Elevator Replacement in John L. Guidry Stadium
The stadium’s elevator and elevator shaft had not been replaced since the stadium’s construction in 1973. Recent safety inspections revealed that the concrete block comprising the outer skin had cracked and become unstable. A structural engineer also discovered corrosion in the shaft’s steel frame. In order to comply with the Americans with Disabilities Act (ADA), as well as safety requirements, the state’s Interim Emergency Board approved $1.3 million in 2011 to replace both the shaft and the elevator by the end of this year. Completion is expected in September.
Soccer Field Complex on Audubon Avenue
Title IX’s mandate for gender equality required a women’s soccer complex to be built. The Nicholls administration therefore secured $465,960 from plant fund accounts, self-assessed student fees, the Lorio Foundation, NSU Foundation, New Orleans Saints Camp funds and the annual Women’s Night Out fundraiser.
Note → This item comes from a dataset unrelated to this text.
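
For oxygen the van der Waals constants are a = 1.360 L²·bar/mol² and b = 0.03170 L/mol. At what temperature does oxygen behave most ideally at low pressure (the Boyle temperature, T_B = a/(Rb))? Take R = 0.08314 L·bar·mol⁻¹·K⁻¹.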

“The majority of these dollars came from non-operating budget sources,” Hulbert said. “Construction is now complete, and our student athletes are making full use of the facility.”
Replacement of Light Poles in Rienzi Circle
In 2008, the Board of Regents provided Nicholls with a $67,505 grant from the Louisiana Postsecondary Education Secure Campus Program. In 2010, Nicholls used the grant money to upgrade emergency sirens in Ayo Hall, Ellender Library, Ellender Residence Hall, Picciola Hall and Gouaux Hall – which cost $47,000.
“Since this project was under budget, we began exploring additional security projects to fund,” Hulbert said. “After an annual walk-through, we decided that the 1980s-era lighting in the front of campus was insufficient, so we purchased new, energy-efficient light poles, which should be installed by this fall. Campus safety is paramount, so I am pleased that this project will soon be finished.”
Hulbert reiterated that transparency and cooperation are essential as both the state and the university work to strengthen their finances.
“Ultimately, to save higher education in Louisiana, we will require not only a statewide understanding of the facts but also a true partnership with our leaders in Baton Rouge, which we currently do not have,” he said. “Until then we will continue to do everything we can to recruit and retain as many students as possible.”